The fact that both the insulation and the fabric are not affected by being wet and that they dry so quickly if wet, means that I often find myself in the wet British Isles just putting it over my waterproof jacket while it is still raining if I stop for a break and needs some extra warmth.
The Atom LT can comfortably be used on its own in shoulder seasons with nothing but a thin shirt under it. I found that I’m comfortable down to 15°c while sitting and 5°c while in low activity this way.

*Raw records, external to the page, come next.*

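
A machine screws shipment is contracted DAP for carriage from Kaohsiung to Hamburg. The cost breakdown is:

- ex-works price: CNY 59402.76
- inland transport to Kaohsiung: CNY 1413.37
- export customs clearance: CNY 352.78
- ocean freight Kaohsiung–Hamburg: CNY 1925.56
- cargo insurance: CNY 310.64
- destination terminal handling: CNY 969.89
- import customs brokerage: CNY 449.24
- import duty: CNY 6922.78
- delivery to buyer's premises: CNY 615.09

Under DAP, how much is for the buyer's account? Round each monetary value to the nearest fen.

DAP: the seller bears all costs to the named destination except import duty and clearance.
Seller's account: goods 59402.76 + inland to port 1413.37 + export clearance 352.78 + freight 1925.56 + insurance 310.64 + destination terminal 969.89 + delivery 615.09 = 64990.09
Buyer's account: brokerage 449.24 + duty 6922.78 = 7372.02

Buyer's account: CNY 7372.02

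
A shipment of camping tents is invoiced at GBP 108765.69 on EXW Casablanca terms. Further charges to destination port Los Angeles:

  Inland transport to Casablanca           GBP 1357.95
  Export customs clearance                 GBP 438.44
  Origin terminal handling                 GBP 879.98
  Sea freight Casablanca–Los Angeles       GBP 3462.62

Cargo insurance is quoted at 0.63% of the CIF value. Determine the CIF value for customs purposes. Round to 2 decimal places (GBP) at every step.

CIF value: GBP 115633.17

Let C be the CIF value. C = EXW price + pre-shipment costs + freight + 0.63% × C
C − 0.63% × C = 108765.69 + 1357.95 + 438.44 + 879.98 + 3462.62
0.9937 × C = 114904.68
C = 114904.68 / 0.9937 = 115633.17
Insurance premium = 0.63% × 115633.17 = 728.49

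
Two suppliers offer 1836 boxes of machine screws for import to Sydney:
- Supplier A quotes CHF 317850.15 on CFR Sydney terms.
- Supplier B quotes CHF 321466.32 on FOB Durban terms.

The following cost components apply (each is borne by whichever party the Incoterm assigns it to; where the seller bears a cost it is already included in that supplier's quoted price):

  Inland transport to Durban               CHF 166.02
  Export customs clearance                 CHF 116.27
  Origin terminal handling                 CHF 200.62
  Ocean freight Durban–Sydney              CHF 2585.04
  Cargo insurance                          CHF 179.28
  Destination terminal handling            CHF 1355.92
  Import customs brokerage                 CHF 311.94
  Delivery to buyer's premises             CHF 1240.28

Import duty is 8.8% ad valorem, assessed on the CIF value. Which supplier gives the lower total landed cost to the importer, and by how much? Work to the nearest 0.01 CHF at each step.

Supplier A (CFR):
CIF value = CFR price + insurance = 317850.15 + 179.28 = 318029.43
Import duty = 318029.43 × 8.8% = 27986.59
Buyer bears (A): 179.28 + 1355.92 + 311.94 + 1240.28 = 3087.42
Landed cost (A) = invoice 317850.15 + 3087.42 + duty 27986.59 = 348924.16
Supplier B (FOB):
CIF value = FOB price + freight + insurance = 321466.32 + 2585.04 + 179.28 = 324230.64
Import duty = 324230.64 × 8.8% = 28532.30
Buyer bears (B): 2585.04 + 179.28 + 1355.92 + 311.94 + 1240.28 = 5672.46
Landed cost (B) = invoice 321466.32 + 5672.46 + duty 28532.30 = 355671.08
Difference = |348924.16 − 355671.08| = 6746.92

Supplier A is cheaper by CHF 6746.92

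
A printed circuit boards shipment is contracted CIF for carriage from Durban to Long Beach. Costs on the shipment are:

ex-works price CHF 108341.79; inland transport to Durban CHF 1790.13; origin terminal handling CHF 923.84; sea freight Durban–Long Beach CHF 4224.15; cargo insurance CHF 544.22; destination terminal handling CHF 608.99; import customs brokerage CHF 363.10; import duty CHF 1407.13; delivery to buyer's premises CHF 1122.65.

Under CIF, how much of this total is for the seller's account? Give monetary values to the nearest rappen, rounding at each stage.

Seller's account: CHF 115824.13

CIF: the seller pays costs through ocean freight and marine insurance to the destination port.
Seller's account: goods 108341.79 + inland to port 1790.13 + origin terminal 923.84 + freight 4224.15 + insurance 544.22 = 115824.13
Buyer's account: destination terminal 608.99 + brokerage 363.10 + duty 1407.13 + delivery 1122.65 = 3501.87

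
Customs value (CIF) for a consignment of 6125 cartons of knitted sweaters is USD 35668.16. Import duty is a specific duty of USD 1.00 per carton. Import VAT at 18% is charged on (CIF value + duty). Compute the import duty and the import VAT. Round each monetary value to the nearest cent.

Import duty: USD 6125.00; import VAT: USD 7522.77

Import duty = 6125 × 1.00 = 6125.00
VAT base = CIF + duty = 35668.16 + 6125.00 = 41793.16
Import VAT = 41793.16 × 18% = 7522.77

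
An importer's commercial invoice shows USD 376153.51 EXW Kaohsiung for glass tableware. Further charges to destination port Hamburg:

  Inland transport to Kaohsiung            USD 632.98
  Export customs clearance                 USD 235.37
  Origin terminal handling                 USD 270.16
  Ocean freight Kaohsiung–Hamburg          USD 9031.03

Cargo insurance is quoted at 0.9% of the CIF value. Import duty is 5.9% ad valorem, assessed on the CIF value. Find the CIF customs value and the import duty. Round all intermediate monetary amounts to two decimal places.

Let C be the CIF value. C = EXW price + pre-shipment costs + freight + 0.9% × C
C − 0.9% × C = 376153.51 + 632.98 + 235.37 + 270.16 + 9031.03
0.991 × C = 386323.05
C = 386323.05 / 0.991 = 389831.53
Insurance premium = 0.9% × 389831.53 = 3508.48
Import duty = 389831.53 × 5.9% = 23000.06

CIF value: USD 389831.53; import duty: USD 23000.06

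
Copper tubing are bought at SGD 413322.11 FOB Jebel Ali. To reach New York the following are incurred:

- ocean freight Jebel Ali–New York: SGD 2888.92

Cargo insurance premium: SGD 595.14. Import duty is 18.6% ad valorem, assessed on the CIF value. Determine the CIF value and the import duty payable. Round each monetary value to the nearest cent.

CIF value: SGD 416806.17; import duty: SGD 77525.95

CIF = FOB price + freight + insurance
CIF = 413322.11 + 2888.92 + 595.14 = 416806.17
Import duty = 416806.17 × 18.6% = 77525.95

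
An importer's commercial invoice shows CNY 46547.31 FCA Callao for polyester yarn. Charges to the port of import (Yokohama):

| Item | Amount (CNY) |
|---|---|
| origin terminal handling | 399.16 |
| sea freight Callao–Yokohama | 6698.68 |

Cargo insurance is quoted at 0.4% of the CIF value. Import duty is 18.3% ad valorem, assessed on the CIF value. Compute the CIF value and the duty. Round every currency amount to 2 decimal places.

Let C be the CIF value. C = FCA price + pre-shipment costs + freight + 0.4% × C
C − 0.4% × C = 46547.31 + 399.16 + 6698.68
0.996 × C = 53645.15
C = 53645.15 / 0.996 = 53860.59
Insurance premium = 0.4% × 53860.59 = 215.44
Import duty = 53860.59 × 18.3% = 9856.49

CIF value: CNY 53860.59; import duty: CNY 9856.49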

When it is colder than that, I add a fleece or a down sweater and that will boost the temp rate, bringing it to the sub freezing.
Besides outdoors, this is also my most used day-to-day jacket and I’ve worn it to the office, going out (the inappropriate part) or anything in between. It is easily compressible and can be stashed in a pack or tossed anywhere.

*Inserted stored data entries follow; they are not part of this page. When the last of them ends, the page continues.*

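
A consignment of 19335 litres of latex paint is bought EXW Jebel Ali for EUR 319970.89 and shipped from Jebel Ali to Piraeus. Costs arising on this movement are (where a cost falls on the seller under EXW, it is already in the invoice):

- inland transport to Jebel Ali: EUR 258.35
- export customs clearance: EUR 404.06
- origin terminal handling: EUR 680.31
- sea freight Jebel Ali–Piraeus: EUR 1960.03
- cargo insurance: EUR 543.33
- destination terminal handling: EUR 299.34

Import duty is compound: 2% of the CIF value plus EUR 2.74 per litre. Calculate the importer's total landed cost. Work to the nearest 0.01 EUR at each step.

Total landed cost: EUR 383570.55

EXW: the seller makes goods available at their premises; the buyer bears all onward costs.
CIF value = EXW price + inland to port + export clearance + origin terminal + freight + insurance = 319970.89 + 258.35 + 404.06 + 680.31 + 1960.03 + 543.33 = 323816.97
Ad valorem component: 323816.97 × 2% = 6476.34
Specific component: 19335 × 2.74 = 52977.90
Import duty = 6476.34 + 52977.90 = 59454.24
Buyer bears: inland to port 258.35 + export clearance 404.06 + origin terminal 680.31 + freight 1960.03 + insurance 543.33 + destination terminal 299.34 + duty 59454.24 = 63599.66
Landed cost = invoice 319970.89 + 63599.66 = 383570.55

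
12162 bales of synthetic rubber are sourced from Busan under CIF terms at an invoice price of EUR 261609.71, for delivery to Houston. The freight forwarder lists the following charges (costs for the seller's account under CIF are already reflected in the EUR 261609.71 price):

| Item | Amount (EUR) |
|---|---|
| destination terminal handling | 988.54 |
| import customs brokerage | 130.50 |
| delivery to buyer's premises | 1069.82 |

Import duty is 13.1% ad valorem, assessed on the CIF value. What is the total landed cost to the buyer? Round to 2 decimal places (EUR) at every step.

CIF: the seller pays costs through ocean freight and marine insurance to the destination port.
The CIF price already equals the CIF value: 261609.71
Import duty = 261609.71 × 13.1% = 34270.87
Buyer bears: destination terminal 988.54 + brokerage 130.50 + delivery 1069.82 + duty 34270.87 = 36459.73
Landed cost = invoice 261609.71 + 36459.73 = 298069.44

Total landed cost: EUR 298069.44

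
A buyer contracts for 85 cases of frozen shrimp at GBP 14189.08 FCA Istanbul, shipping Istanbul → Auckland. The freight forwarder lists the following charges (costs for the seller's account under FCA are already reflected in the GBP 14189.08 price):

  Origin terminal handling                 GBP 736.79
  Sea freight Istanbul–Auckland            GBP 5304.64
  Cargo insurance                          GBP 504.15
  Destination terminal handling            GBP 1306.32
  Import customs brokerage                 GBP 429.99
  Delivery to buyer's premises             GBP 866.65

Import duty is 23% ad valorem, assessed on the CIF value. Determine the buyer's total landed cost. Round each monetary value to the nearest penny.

FCA: the seller delivers export-cleared goods to the carrier; the buyer bears costs from that point.
CIF value = FCA price + origin terminal + freight + insurance = 14189.08 + 736.79 + 5304.64 + 504.15 = 20734.66
Import duty = 20734.66 × 23% = 4768.97
Buyer bears: origin terminal 736.79 + freight 5304.64 + insurance 504.15 + destination terminal 1306.32 + brokerage 429.99 + delivery 866.65 + duty 4768.97 = 13917.51
Landed cost = invoice 14189.08 + 13917.51 = 28106.59

Total landed cost: GBP 28106.59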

After 4 years of use, the Atom LT is still going strong. There are no tears (though I have climbed with it) and there are only a few minor stains. Yes, the baby puke came off easily. The insulation has not lost much of its loft, though it is a bit sagging in high abrasion parts like the shoulders. The low profile cuffs still hold well (no lost elasticity) and the hood has shown no signs of wear.

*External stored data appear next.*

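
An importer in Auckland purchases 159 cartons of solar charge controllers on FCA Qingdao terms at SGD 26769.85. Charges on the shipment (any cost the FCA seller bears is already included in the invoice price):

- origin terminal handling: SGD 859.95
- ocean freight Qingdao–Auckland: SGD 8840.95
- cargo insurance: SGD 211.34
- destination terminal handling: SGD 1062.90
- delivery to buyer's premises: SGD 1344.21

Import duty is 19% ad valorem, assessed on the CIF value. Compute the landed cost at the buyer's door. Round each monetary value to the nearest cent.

FCA: the seller delivers export-cleared goods to the carrier; the buyer bears costs from that point.
CIF value = FCA price + origin terminal + freight + insurance = 26769.85 + 859.95 + 8840.95 + 211.34 = 36682.09
Import duty = 36682.09 × 19% = 6969.60
Buyer bears: origin terminal 859.95 + freight 8840.95 + insurance 211.34 + destination terminal 1062.90 + delivery 1344.21 + duty 6969.60 = 19288.95
Landed cost = invoice 26769.85 + 19288.95 = 46058.80

Total landed cost: SGD 46058.80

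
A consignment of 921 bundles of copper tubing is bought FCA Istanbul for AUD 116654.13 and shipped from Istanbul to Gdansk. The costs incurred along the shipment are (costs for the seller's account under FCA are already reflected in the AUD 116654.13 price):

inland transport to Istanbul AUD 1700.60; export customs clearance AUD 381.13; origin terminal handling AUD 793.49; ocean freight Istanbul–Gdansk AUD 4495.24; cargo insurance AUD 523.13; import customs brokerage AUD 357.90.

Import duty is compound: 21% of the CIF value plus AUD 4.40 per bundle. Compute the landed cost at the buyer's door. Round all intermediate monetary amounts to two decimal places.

FCA: the seller delivers export-cleared goods to the carrier; the buyer bears costs from that point.
Already in the invoice (seller's account under FCA): inland to port, export clearance — exclude.
CIF value = FCA price + origin terminal + freight + insurance = 116654.13 + 793.49 + 4495.24 + 523.13 = 122465.99
Ad valorem component: 122465.99 × 21% = 25717.86
Specific component: 921 × 4.40 = 4052.40
Import duty = 25717.86 + 4052.40 = 29770.26
Buyer bears: origin terminal 793.49 + freight 4495.24 + insurance 523.13 + brokerage 357.90 + duty 29770.26 = 35940.02
Landed cost = invoice 116654.13 + 35940.02 = 152594.15

Total landed cost: AUD 152594.15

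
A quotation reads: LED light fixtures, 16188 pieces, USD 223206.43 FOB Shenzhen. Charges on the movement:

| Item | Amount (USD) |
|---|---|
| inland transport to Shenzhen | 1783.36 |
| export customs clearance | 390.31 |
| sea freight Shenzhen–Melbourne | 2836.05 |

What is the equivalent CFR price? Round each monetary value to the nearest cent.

Not relevant to the conversion: export clearance, inland to port — on the seller under both FOB and CFR; already in the FOB price and stays in the CFR price.
From FOB to CFR, the seller additionally bears: freight.
CFR price = 223206.43 + 2836.05 = 226042.48

CFR price: USD 226042.48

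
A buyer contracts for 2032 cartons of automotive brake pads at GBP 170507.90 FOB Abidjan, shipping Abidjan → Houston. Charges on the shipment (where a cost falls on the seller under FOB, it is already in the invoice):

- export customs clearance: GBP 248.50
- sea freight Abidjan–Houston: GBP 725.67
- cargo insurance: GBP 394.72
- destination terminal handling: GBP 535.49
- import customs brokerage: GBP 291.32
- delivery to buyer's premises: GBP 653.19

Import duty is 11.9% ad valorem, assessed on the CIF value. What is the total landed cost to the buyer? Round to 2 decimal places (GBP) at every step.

Total landed cost: GBP 193532.06

FOB: the seller bears costs until goods are on board at the origin port; the buyer bears freight, insurance and all costs thereafter.
Already in the invoice (seller's account under FOB): export clearance — exclude.
CIF value = FOB price + freight + insurance = 170507.90 + 725.67 + 394.72 = 171628.29
Import duty = 171628.29 × 11.9% = 20423.77
Buyer bears: freight 725.67 + insurance 394.72 + destination terminal 535.49 + brokerage 291.32 + delivery 653.19 + duty 20423.77 = 23024.16
Landed cost = invoice 170507.90 + 23024.16 = 193532.06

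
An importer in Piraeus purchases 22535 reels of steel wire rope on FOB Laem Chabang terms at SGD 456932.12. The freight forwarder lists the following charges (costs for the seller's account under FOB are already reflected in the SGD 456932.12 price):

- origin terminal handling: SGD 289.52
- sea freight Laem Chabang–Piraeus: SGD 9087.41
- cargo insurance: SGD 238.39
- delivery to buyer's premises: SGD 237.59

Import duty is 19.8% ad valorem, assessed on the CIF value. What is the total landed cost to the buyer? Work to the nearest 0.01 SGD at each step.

FOB: the seller bears costs until goods are on board at the origin port; the buyer bears freight, insurance and all costs thereafter.
Already in the invoice (seller's account under FOB): origin terminal — exclude.
CIF value = FOB price + freight + insurance = 456932.12 + 9087.41 + 238.39 = 466257.92
Import duty = 466257.92 × 19.8% = 92319.07
Buyer bears: freight 9087.41 + insurance 238.39 + delivery 237.59 + duty 92319.07 = 101882.46
Landed cost = invoice 456932.12 + 101882.46 = 558814.58

Total landed cost: SGD 558814.58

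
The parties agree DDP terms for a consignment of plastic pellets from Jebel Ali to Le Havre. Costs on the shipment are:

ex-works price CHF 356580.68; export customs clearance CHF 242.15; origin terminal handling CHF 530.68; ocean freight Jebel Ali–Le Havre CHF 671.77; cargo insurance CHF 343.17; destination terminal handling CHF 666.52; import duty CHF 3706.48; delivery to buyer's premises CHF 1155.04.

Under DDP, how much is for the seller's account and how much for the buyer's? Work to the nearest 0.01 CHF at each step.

Seller: CHF 363896.49; buyer: CHF 0.00

DDP: the seller bears all costs including import duty.
Seller's account: goods 356580.68 + export clearance 242.15 + origin terminal 530.68 + freight 671.77 + insurance 343.17 + destination terminal 666.52 + duty 3706.48 + delivery 1155.04 = 363896.49
Buyer's account: 0.00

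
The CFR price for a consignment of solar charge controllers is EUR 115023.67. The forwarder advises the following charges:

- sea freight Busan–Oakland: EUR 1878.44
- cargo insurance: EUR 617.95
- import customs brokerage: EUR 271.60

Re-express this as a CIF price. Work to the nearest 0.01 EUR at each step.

CIF price: EUR 115641.62

Not relevant to the conversion: freight — on the seller under both CFR and CIF; already in the CFR price and stays in the CIF price. brokerage — on the buyer under both terms; not part of either seller's price.
From CFR to CIF, the seller additionally bears: insurance.
CIF price = 115023.67 + 617.95 = 115641.62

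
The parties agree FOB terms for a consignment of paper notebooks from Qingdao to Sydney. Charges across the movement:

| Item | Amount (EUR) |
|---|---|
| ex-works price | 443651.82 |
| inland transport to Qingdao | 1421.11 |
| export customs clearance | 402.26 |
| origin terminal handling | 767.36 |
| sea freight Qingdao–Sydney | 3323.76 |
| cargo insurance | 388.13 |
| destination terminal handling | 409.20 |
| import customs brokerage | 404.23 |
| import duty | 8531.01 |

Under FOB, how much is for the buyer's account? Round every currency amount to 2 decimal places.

Buyer's account: EUR 13056.33

FOB: the seller bears costs until goods are on board at the origin port; the buyer bears freight, insurance and all costs thereafter.
Seller's account: goods 443651.82 + inland to port 1421.11 + export clearance 402.26 + origin terminal 767.36 = 446242.55
Buyer's account: freight 3323.76 + insurance 388.13 + destination terminal 409.20 + brokerage 404.23 + duty 8531.01 = 13056.33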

- Very light and compressible
- Still warm even if completely wet
- Dries quickly and doesn’t suffer any repercussions from being wet
- Great fit, comfortable and (in my opinion) looks great
- Good balance of core insulation (Coreloft) with the high mobility and breathability of the fleece side panels (Polartec Power Stretch Hardface)
- Windproof fabric and wind resistant side panels
- Warm pockets (fleece)
- Long drop tail (hem) for better coverage
- Layers easily over and under other items
- Big, helmet compatible hood
- High, soft, fleece lined collar (mid chin height)
- Non adjustable hood – probably the Atom LT’s biggest problem as it just drops over your head if not wearing a helmet. The hood was updated in 2014 to have a single, around the head, draw cord that solved this issue
- Non lock main zip – this might be seen as a good thing as it can be easily opened to drop hit, but usually it just means that it opens even when not really needed. In 2014 this was fixed using a stiffer collar
- Soft collar (too soft) that drops under the chin easily. This was fixed in 2014 using a stiffener in the collar itself to keep the collar up
- The Tynon (since 2014) fabric, in my opinion, doesn’t feel as soft as the previously used Luminara fabric
The Arc’teryx Atom LT is an expensive jacket (£190/$250), especially compared to others within this category. The high price tag is definitely represented in the quality of the jacket in all aspects, from the fit, to the features and durability. Despite having the jacket working hard for almost 5 years now, it still looks and feels great, usable in every possible way.
Whether it is to be used as a midlayer for lower impact, slow moving, cold activities, as an insulation in combination with other garments for a very warm option or as a throw-on insulating jacket when stopping your activity- this is a great jacket. The fact that it is so effective even if wet and dries very fast, makes it an ideal garment for wetter climates such as the UK or the North West USA. The fact that the Atom LT is so compressible and robust makes it an excellent travelling jacket (not really the original intention) as it can be pulled out and used in any conditions, even if the temperatures don’t always justify it.
If you are after a new insulation jacket, you can find the Arc’teryx Atom LT hooded version on sale in so many places, as the colours change every season and small tweaks are done to the design and features. I would recommend finding a post-2014 version to enjoy a nearly perfect jacket that has solved all the problems I found in my pre 2014 version.